According to national disease reporting data, there have been almost 9000 laboratory confirmed cases of influenza recorded in Australia since January 1. The bulk of these have been in NSW (3183), Queensland (2225), and Victoria (1622).

Historic data supports Professor Esterman’s view that Australia’s flu seasons are returning to pre-Covid patterns. In the first quarter of 2019 there were 25,228 cases of confirmed influenza in Australia; in the first quarter of 2020 there were 20,057; in the first quarter of 2021 there were 161; and in the first quarter of 2022 there were 619. But in the second quarter of 2022 that number skyrocketed to 185,900.

“Last year was unusual,” he said. “We had very few but then we had this enormously fast rise. We could see that again this year.”

The Australian Influenza Vaccine Committee (AIVC) announced its recommendations for the composition of influenza vaccine for Australia in 2023 in October last year, and these were accepted by the Therapeutic Goods Administration (TGA).

Vaccination is the best defence against the flu.
Vaccination is the best defence against the flu.

And while Professor Barr told newsGP that having vaccines ready for an early season would be advantageous, he was unsure whether they would be ready in time.

“Last year, the flu vaccine wasn’t available until April and so only a small proportion of people were vaccinated as there was a rise in cases,” he said. “Hopefully this year it will be available earlier.”

The department’s advice statement to health professionals said seasonal influenza activity was expected to continue in 2023 following a resurgence of influenza in 2022, and that vaccination was the best protection against it.

The NIP provides influenza vaccines for free for people most at risk, people aged 65 years and over, children aged six months to five years, pregnant women, people who are medically at risk under certain conditions; and Aboriginal and Torres Strait Islander peoples.

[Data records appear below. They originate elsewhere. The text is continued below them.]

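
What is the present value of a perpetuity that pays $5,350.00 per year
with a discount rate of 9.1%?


Formula: PV = C / r
Substituting: PV = $5,350.00 / 0.091
PV = $58,791.21

$58,791.21


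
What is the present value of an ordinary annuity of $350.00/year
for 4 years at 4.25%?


Formula: PV = PMT * (1 - (1+r)^(-n)) / r
Discount factor: (1 + 0.0425)^(-4) = 0.846634
Bracket: 1 - 0.846634 = 0.153366
PV = $350.00 * 0.153366 / 0.0425 = $1,263.01

$1,263.01


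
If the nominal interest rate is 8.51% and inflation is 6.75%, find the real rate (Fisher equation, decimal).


Formula: (1 + r_real) = (1 + r_nom) / (1 + inflation)
Substituting: (1 + r_real) = 1.0851 / 1.0675
(1 + r_real) = 1.016487
r_real = 1.016487 - 1 = 0.016487

0.016487


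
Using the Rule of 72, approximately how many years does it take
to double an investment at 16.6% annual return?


Formula: Years ≈ 72 / r
Substituting: Years ≈ 72 / 16.6
Years ≈ 4.3

4.3 years


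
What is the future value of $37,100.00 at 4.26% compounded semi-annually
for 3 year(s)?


Formula: FV = P * (1 + r/m)^(m*t)
Period rate: r/m = 0.0426 / 2 = 0.0213
Total periods: m*t = 2 * 3 = 6
Growth factor: (1 + 0.0213)^6 = 1.134802
FV = $37,100.00 * 1.134802 = $42,101.14

$42,101.14


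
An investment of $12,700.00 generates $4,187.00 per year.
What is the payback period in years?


Formula: Payback = investment / annual cash flow
Substituting: Payback = $12,700.00 / $4,187.00
Payback = 3.0332 years

3.0332 years


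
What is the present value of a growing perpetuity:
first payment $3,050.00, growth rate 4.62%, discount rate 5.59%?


Formula: PV = C / (r - g)
Spread: r - g = 0.0559 - 0.0462 = 0.0097
Substituting: PV = $3,050.00 / 0.0097
PV = $314,432.99

$314,432.99


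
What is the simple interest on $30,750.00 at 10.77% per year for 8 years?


Formula: I = P * r * t
Substituting: I = $30,750.00 * 0.1077 * 8
Step: I = $30,750.00 * 0.8616
I = $26,494.20

$26,494.20


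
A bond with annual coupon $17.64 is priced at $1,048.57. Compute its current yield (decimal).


Formula: Current yield = annual coupon / price
Substituting: CY = $17.64 / $1,048.57
CY = 0.016823

0.016823


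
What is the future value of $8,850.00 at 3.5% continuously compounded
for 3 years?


Formula: FV = P * e^(r*t)
Exponent: r*t = 0.035 * 3 = 0.105
e^(0.105) = 1.110711
FV = $8,850.00 * 1.110711 = $9,829.79

$9,829.79


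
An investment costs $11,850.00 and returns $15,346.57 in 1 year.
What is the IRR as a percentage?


Formula: IRR = C1/C0 - 1
Substituting: IRR = $15,346.57 / $11,850.00 - 1
Ratio: 1.295069 - 1 = 0.295069
IRR = 29.5069%

29.5069%


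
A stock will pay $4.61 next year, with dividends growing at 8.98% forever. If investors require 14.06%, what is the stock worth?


Formula: P = D1 / (r - g)
Spread: r - g = 0.1406 - 0.0898 = 0.0508
Substituting: P = $4.61 / 0.0508
P = $90.75

$90.75


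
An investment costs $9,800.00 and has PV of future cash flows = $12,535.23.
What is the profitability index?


Formula: PI = PV(cash flows) / initial investment
Substituting: PI = $12,535.23 / $9,800.00
PI = 1.2791

1.2791


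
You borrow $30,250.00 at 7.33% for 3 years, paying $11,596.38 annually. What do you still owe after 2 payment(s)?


Formula: Balance = PV*(1+r)^k - PMT*((1+r)^k - 1)/r
Growth: (1 + 0.0733)^2 = 1.151973
Accumulated factor: ((1+r)^k - 1)/r = 2.0733
Balance = $30,250.00 * 1.151973 - $11,596.38 * 2.0733
Balance = $10,804.41

$10,804.41


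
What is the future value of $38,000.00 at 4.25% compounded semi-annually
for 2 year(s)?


Formula: FV = P * (1 + r/m)^(m*t)
Period rate: r/m = 0.0425 / 2 = 0.02125
Total periods: m*t = 2 * 2 = 4
Growth factor: (1 + 0.02125)^4 = 1.087748
FV = $38,000.00 * 1.087748 = $41,334.42

$41,334.42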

Vaccines will also be available at a cost for people who don’t meet these requirements, although many companies subsidise flu vaccination for employees.

Professor Esterman said flu wasn’t the only infectious disease Australians should be worried about this winter. He estimated about a third of Australians were no longer covered by their latest Covid vaccination, and that another wave was already starting.

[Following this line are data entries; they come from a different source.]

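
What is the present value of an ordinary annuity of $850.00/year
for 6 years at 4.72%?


Formula: PV = PMT * (1 - (1+r)^(-n)) / r
Discount factor: (1 + 0.0472)^(-6) = 0.758267
Bracket: 1 - 0.758267 = 0.241733
PV = $850.00 * 0.241733 / 0.0472 = $4,353.24

$4,353.24


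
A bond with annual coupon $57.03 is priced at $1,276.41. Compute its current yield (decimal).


Formula: Current yield = annual coupon / price
Substituting: CY = $57.03 / $1,276.41
CY = 0.04468

0.04468


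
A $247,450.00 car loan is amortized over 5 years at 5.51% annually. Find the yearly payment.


Formula: PMT = PV * r / (1 - (1+r)^(-n))
Denominator: 1 - (1 + 0.0551)^(-5) = 0.235228
Numerator: $247,450.00 * 0.0551 = 13634.495
PMT = 13634.495 / 0.235228 = $57,962.85

$57,962.85


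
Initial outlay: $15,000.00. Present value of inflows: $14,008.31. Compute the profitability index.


Formula: PI = PV(cash flows) / initial investment
Substituting: PI = $14,008.31 / $15,000.00
PI = 0.9339

0.9339


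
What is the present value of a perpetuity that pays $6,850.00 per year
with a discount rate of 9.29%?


Formula: PV = C / r
Substituting: PV = $6,850.00 / 0.0929
PV = $73,735.20

$73,735.20


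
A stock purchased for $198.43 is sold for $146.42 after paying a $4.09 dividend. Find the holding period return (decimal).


Formula: HPR = (P1 - P0 + D) / P0
Gain: $146.42 - $198.43 + $4.09 = -$47.92
HPR = -$47.92 / $198.43 = -0.2415

-0.2415


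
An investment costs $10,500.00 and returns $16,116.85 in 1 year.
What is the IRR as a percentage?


Formula: IRR = C1/C0 - 1
Substituting: IRR = $16,116.85 / $10,500.00 - 1
Ratio: 1.534938 - 1 = 0.534938
IRR = 53.4938%

53.4938%


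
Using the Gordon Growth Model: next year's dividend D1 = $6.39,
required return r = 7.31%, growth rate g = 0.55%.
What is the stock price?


Formula: P = D1 / (r - g)
Spread: r - g = 0.0731 - 0.0055 = 0.0676
Substituting: P = $6.39 / 0.0676
P = $94.53

$94.53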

Latest official data as at February 28 put the average number of Covid cases in Australia at 2646 per day.

Masks can also help prevent the spread of flu and Covid.
Masks can also help prevent the spread of flu and Covid.

Professor Esterman said it was imperative that Australians who had not had a Covid vaccine for six months get another dose to remain protected.

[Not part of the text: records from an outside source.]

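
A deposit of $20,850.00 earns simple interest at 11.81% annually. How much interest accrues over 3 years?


Formula: I = P * r * t
Substituting: I = $20,850.00 * 0.1181 * 3
Step: I = $20,850.00 * 0.3543
I = $7,387.16

$7,387.16


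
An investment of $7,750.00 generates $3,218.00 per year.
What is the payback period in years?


Formula: Payback = investment / annual cash flow
Substituting: Payback = $7,750.00 / $3,218.00
Payback = 2.4083 years

2.4083 years


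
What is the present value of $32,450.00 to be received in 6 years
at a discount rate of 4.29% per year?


Formula: PV = FV / (1 + r)^n
Substituting: PV = $32,450.00 / (1 + 0.0429)^6
Discount factor: (1.0429)^6 = 1.286637
PV = $32,450.00 / 1.286637 = $25,220.79

$25,220.79


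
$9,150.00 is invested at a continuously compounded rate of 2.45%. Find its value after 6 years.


Formula: FV = P * e^(r*t)
Exponent: r*t = 0.0245 * 6 = 0.147
e^(0.147) = 1.158354
FV = $9,150.00 * 1.158354 = $10,598.94

$10,598.94


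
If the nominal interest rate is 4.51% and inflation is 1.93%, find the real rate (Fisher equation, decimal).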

“We’re starting to see signs of a new wave now,” he said. “Everyone I know, I’m telling them please, please, please make sure they’re up to date with the vaccine.

“And the new bivalent vaccines are actually very good. They’re much more effective than the original booster shots against these new sub-variants.”

Professor Esterman also appealed to Australians to consider public health measures like wearing face masks to protect themselves and others from the flu and Covid.

He was scathing in his view on how governments are handling the pandemic in Australia, which he said was not over.

“It’s amazing to me, we’re seeing the case numbers, which have dropped down in these last few weeks. But there’s many, many times that number of people who are actually infected, because the rate of testing has plummeted to almost zero,” he said.

“If we’re not testing, we’re not finding cases. They’re out there. They’re infecting people. People are getting sick, people are ending up in hospital, people are dying. And yet, the government simply doesn’t care.”